One of the world's leading computer vision competitions, called the ImageNet Challenge, will encourage participants to develop algorithms for 3D objects next year. If ImageNet reaches its ambitious goal, robots could soon see and talk about their surrounding environment with as much clarity as human beings.
As of today, techies who build image-recognition algorithms for the ImageNet database have only worked with 2D objects. Since the competition began in 2010, ImageNet has collected an impressive catalogue of over 14 million 2D images.
Although it was difficult at first, it is now becoming easier for programmers to code 2D algorithms for ImageNet's vast database. Indeed, in the 2015 challenge a Microsoft team was able to create a system of visual recognition that was more accurate than the human eye.
Thanks to ImageNet's database, companies like Apple and Google have been able to help people search for photos with greater ease. People could now use words like "baby" or "happiness" to find specific pictures in their photo library.
One of the competition's organizers, Alex Berg, said he's thrilled that ImageNet's database is being incorporated into "products that millions of people are using."
Microsoft's 2015 stunning performance got ImageNet employees thinking about how they could help advance even more breakthroughs in the computer vision field. The obvious answer for many of the ImageNet employees was to push for accurate 3D computer imaging.
All of the algorithms in ImageNet's database are currently labeled by hand, which means they have absolutely no sense of depth. All images for the 3D challenge in 2018 would need to take depth into account and will probably first consist of coding 360-degree photos. The first 3D images developers are set to code will have to do with the interior spaces of both homes and offices.

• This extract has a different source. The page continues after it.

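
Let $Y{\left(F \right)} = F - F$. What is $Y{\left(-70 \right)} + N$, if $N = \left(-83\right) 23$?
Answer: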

As of today, there's extremely little scientific literature to work with regarding 3D algorithms. Participants will have to almost work from scratch to design algorithms that faithfully represent 3D images.
Although no one expects the 3D algorithms to be perfected at the 2018 competition, many people in the tech field think the time has come to get serious about 3D computer imaging.
Andrew Davison, a professor at Imperial College London, believes there's great potential for this technology, especially for domestic cleaning robots more sophisticated than current iterations of the self-cleaning vacuum. Also, this information could be used to advance the exciting field of virtual reality.
Not only do organizers want robots to see in 3D, they also want them to communicate what they are seeing with clarity. In the future, they hope robots will be able to understand what they see and describe the world around them using syntactically complex sentences.
Berg and other organizers don't expect to make any real progress on this issue for a few years. However, ImageNet wants to get developers around the world thinking about this issue as soon as possible. The specifics of the competition have yet to be finalized, and Berg told reports that he doesn't expect to see robots that can perceive and interpret the 3D world around them for at least for five years.